Through applying a thin layer of tungsten, aluminum, iron, and vanadium to a silicon crystal achieve a breakthrough in the performance of thermoelectric materials at a world record. Thermoelectric materials are capable of changing heat into electrical energy. This new type of material generates electrical current very efficiently from temperature differences, allowing sensors and small processors to supply themselves with energy wirelessly.

wireless power transfer image

So far, the best thermoelectric figure of merit (ZT) of the conversion efficiency of the existing material is generally about 2.5 to 2.8. Researchers have currently succeeded in creating entirely new material at the Vienna University of Technology, whose ZT value ranges between 5 and 6. The higher the ZT value of a material, the better its thermoelectric properties. The material is a thin layer of aluminum, iron, tungsten, and vanadium applied to a silicon crystal.

"A good thermoelectric material must show a strong Seebeck effect, and it has to meet two important requirements that are difficult to reconcile," says Prof.

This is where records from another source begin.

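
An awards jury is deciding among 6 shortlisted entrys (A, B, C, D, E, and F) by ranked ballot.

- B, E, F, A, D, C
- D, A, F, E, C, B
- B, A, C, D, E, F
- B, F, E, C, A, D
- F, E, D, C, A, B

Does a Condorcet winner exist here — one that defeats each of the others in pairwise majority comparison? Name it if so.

Head-to-head results (5 voters total):
A vs B: B wins 3–2.
A vs C: A wins 3–2.
A vs D: A wins 3–2.
A vs E: E wins 3–2.
A vs F: F wins 3–2.
B vs C: B wins 3–2.
B vs D: B wins 3–2.
B vs E: B wins 3–2.
B vs F: B wins 3–2.
C vs D: D wins 3–2.
C vs E: E wins 4–1.
C vs F: F wins 4–1.
D vs E: E wins 3–2.
D vs F: F wins 3–2.
E vs F: F wins 3–2.
B beats each rival — A (3–2), C (3–2), D (3–2), E (3–2), F (3–2) — so B is the Condorcet winner.

B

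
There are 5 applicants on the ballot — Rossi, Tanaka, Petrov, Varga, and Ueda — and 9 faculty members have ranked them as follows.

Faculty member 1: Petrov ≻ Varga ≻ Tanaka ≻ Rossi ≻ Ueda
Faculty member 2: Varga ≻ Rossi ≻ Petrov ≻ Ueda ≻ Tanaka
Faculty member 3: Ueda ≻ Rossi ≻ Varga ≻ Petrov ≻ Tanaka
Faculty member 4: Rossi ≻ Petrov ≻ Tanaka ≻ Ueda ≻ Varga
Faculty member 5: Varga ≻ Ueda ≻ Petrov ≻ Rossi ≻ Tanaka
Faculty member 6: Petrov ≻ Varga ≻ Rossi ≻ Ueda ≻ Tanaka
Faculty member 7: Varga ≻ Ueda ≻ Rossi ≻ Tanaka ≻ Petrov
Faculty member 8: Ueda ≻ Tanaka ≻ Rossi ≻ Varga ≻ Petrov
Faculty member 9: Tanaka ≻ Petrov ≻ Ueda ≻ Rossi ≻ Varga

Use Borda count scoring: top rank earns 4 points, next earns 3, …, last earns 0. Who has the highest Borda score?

Borda scores:
  Rossi: 1 + 3 + 3 + 4 + 1 + 2 + 2 + 2 + 1 = 19
  Tanaka: 2 + 0 + 0 + 2 + 0 + 0 + 1 + 3 + 4 = 12
  Petrov: 4 + 2 + 1 + 3 + 2 + 4 + 0 + 0 + 3 = 19
  Varga: 3 + 4 + 2 + 0 + 4 + 3 + 4 + 1 + 0 = 21
  Ueda: 0 + 1 + 4 + 1 + 3 + 1 + 3 + 4 + 2 = 19
Varga has the highest total.

Varga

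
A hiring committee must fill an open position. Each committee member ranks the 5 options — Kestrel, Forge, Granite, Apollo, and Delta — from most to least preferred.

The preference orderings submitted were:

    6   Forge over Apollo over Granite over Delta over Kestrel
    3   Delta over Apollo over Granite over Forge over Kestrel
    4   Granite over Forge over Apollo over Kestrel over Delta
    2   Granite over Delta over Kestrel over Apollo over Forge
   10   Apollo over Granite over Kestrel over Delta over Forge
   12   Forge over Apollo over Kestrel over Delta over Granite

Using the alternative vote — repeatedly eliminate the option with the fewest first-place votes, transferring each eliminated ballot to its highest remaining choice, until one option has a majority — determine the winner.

Forge

Round 1: Forge 18, Apollo 10, Granite 6, Delta 3, Kestrel 0. Kestrel has the fewest and is eliminated.
Round 2: Forge 18, Apollo 10, Granite 6, Delta 3. Delta has the fewest and is eliminated.
Round 3: Forge 18, Apollo 13, Granite 6. Granite has the fewest and is eliminated.
Round 4: Forge 22, Apollo 15. Forge has a majority.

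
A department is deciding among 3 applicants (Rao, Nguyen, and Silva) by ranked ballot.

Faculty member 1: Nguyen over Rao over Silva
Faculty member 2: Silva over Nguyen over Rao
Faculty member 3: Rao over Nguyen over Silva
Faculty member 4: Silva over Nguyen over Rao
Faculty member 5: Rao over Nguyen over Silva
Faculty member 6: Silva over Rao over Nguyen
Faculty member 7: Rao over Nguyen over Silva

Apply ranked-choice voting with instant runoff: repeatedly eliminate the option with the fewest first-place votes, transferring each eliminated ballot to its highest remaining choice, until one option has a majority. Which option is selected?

Round 1: Rao 3, Silva 3, Nguyen 1. Nguyen has the fewest and is eliminated.
Round 2: Rao 4, Silva 3. Rao has a majority.

Rao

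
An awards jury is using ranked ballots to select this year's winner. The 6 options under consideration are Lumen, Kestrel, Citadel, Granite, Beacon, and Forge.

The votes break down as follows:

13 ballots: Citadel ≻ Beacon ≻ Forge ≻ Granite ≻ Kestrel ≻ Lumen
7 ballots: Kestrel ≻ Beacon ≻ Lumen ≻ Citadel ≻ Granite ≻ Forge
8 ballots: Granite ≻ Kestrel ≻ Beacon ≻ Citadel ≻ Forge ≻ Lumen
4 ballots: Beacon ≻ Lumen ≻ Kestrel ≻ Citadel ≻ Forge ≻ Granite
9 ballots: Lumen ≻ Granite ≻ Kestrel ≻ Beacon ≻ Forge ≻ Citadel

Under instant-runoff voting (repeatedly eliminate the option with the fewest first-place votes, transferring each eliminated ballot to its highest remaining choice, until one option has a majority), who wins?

Citadel

Round 1: Citadel 13, Lumen 9, Granite 8, Kestrel 7, Beacon 4, Forge 0. Forge has the fewest and is eliminated.
Round 2: Citadel 13, Lumen 9, Granite 8, Kestrel 7, Beacon 4. Beacon has the fewest and is eliminated.
Round 3: Lumen 13, Citadel 13, Granite 8, Kestrel 7. Kestrel has the fewest and is eliminated.
Round 4: Lumen 20, Citadel 13, Granite 8. Granite has the fewest and is eliminated.
Round 5: Citadel 21, Lumen 20. Citadel has a majority.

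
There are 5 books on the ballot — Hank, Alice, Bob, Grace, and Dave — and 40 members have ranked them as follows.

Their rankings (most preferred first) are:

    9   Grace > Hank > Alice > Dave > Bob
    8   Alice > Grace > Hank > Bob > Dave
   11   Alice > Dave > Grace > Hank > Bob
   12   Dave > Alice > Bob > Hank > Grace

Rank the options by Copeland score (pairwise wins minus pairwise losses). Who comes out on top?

Pairwise results:
  Hank vs Alice: Alice wins 31–9.
  Hank vs Bob: Hank wins 28–12.
  Hank vs Grace: Grace wins 28–12.
  Hank vs Dave: Dave wins 23–17.
  Alice vs Bob: Alice wins 40–0.
  Alice vs Grace: Alice wins 31–9.
  Alice vs Dave: Alice wins 28–12.
  Bob vs Grace: Grace wins 28–12.
  Bob vs Dave: Dave wins 32–8.
  Grace vs Dave: Dave wins 23–17.
Copeland scores (wins − losses):
  Hank: 1 − 3 = -2
  Alice: 4 − 0 = 4
  Bob: 0 − 4 = -4
  Grace: 2 − 2 = 0
  Dave: 3 − 1 = 2
Alice has the best Copeland score.

Alice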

Ernst Bauer from the Institute of Solid State Physics at TU Wien. "On the one hand, it should conduct electricity as well as possible; on the other hand, it should transport heat as poorly as possible. This is a challenge because electrical conductivity and thermal conductivity are usually closely related."

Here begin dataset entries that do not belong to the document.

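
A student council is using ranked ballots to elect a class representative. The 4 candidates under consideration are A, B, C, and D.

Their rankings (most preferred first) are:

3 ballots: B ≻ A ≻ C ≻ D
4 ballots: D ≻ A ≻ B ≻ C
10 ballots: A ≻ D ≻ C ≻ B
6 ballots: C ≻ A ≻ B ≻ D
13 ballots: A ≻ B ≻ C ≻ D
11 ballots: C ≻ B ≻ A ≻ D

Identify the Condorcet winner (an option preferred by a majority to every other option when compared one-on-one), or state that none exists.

Head-to-head results (47 voters total):
A vs B: A wins 33–14.
A vs C: A wins 30–17.
A vs D: A wins 43–4.
B vs C: C wins 27–20.
B vs D: B wins 33–14.
C vs D: C wins 33–14.
A beats each rival — B (33–14), C (30–17), D (43–4) — so A is the Condorcet winner.

A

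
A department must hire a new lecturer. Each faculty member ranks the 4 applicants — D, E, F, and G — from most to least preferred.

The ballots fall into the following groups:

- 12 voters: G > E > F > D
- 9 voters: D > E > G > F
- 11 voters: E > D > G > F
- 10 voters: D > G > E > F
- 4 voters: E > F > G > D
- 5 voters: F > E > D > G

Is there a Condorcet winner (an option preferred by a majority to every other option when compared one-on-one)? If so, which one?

Head-to-head results (51 voters total):
D vs E: E wins 32–19.
D vs F: D wins 30–21.
D vs G: D wins 35–16.
E vs F: E wins 46–5.
E vs G: E wins 29–22.
F vs G: G wins 42–9.
E beats each rival — D (32–19), F (46–5), G (29–22) — so E is the Condorcet winner.

E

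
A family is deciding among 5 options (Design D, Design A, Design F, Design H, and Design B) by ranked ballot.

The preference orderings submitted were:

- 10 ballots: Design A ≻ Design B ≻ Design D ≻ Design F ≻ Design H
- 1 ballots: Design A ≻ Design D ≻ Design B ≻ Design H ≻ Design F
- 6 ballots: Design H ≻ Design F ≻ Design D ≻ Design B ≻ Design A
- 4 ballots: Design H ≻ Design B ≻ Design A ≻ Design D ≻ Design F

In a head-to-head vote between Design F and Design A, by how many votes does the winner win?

Ballots ranking Design F above Design A: 6.
Ballots ranking Design A above Design F: 10+1+4 = 15.
Design A wins 15–6, a margin of 9.

9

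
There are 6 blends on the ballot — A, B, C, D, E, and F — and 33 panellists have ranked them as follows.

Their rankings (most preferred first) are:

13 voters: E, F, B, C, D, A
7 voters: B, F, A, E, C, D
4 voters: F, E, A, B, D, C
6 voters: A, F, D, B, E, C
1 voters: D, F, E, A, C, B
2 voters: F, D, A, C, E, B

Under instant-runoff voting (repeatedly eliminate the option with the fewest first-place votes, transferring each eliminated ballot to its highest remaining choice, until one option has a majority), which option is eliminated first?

C

Round 1: E 13, B 7, A 6, F 6, D 1, C 0. C has the fewest and is eliminated.
Round 2: E 13, B 7, A 6, F 6, D 1. D has the fewest and is eliminated.
Round 3: E 13, B 7, F 7, A 6. A has the fewest and is eliminated.
Round 4: E 13, F 13, B 7. B has the fewest and is eliminated.
Round 5: F 20, E 13. F has a majority.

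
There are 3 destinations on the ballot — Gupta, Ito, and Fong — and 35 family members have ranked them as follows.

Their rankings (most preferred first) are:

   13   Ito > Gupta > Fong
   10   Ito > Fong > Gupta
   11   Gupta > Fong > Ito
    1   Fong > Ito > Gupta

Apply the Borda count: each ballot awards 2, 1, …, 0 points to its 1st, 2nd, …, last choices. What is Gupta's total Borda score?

35

Borda scores:
  Gupta: 13·1 + 10·0 + 11·2 + 0 = 35
  Ito: 13·2 + 10·2 + 11·0 + 1 = 47
  Fong: 13·0 + 10·1 + 11·1 + 2 = 23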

The thin layer consists of aluminum, iron, tungsten, and vanadium, applied to a silicon crystal has made the new material so effective that it could be used to provide energy for sensors or even small computer processors. The discovery has now been presented in the journal Nature.

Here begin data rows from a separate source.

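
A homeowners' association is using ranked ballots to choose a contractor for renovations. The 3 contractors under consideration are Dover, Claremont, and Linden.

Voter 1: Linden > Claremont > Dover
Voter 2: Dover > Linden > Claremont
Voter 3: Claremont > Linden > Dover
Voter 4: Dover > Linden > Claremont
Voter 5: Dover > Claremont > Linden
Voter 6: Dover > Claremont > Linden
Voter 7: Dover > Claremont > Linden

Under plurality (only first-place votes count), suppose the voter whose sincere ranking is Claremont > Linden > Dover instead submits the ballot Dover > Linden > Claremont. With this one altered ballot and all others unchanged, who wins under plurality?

Dover

First-place totals with the altered ballot: Dover 6, Claremont 0, Linden 1.
The winner is unchanged: still Dover.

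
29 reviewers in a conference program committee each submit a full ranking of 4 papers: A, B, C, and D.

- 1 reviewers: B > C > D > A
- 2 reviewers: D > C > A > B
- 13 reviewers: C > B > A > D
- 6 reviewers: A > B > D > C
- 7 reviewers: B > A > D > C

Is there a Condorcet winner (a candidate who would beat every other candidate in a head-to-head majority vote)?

No

Head-to-head results (29 voters total):
A vs B: B wins 21–8.
A vs C: C wins 16–13.
A vs D: A wins 26–3.
B vs C: C wins 15–14.
B vs D: B wins 27–2.
C vs D: D wins 15–14.
No candidate beats all others: A beats D beats C beats A, a majority cycle.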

Prof Bauer said that the atoms inside the material are the same distance from each other and are usually arranged in a strictly regular pattern. However, a thin layer of the material is applied to silicon crystal material, something wonderful occurs, the structure changes radically.

Professor Ernst Bauer in his lab image

Although the structure of the atoms is still in a cubic arrangement, the distribution of different types of atoms is now arranged in a space-centered structure. This kind of regularity and irregularity changes the electronic structure makes the resistance of the material small, that is, the electrical conductivity is good, however, its irregular lattice structure hinders the propagation of heat.

According to Bauer, such a thin layer of power generation material made of iron, vanadium, tungsten, and aluminum to the silicon crystal material is space-saving and flexible and is very suitable as a power source for sensors and small electronic devices. The technology is very useful. If a factory needs a large number of sensors to be connected (In the "Internet of Things"), more and more devices are linked together online so that they automatically coordinate their behavior with each other. It is promising for future production plants to have these sensors with their own small thermoelectric power generation equipment.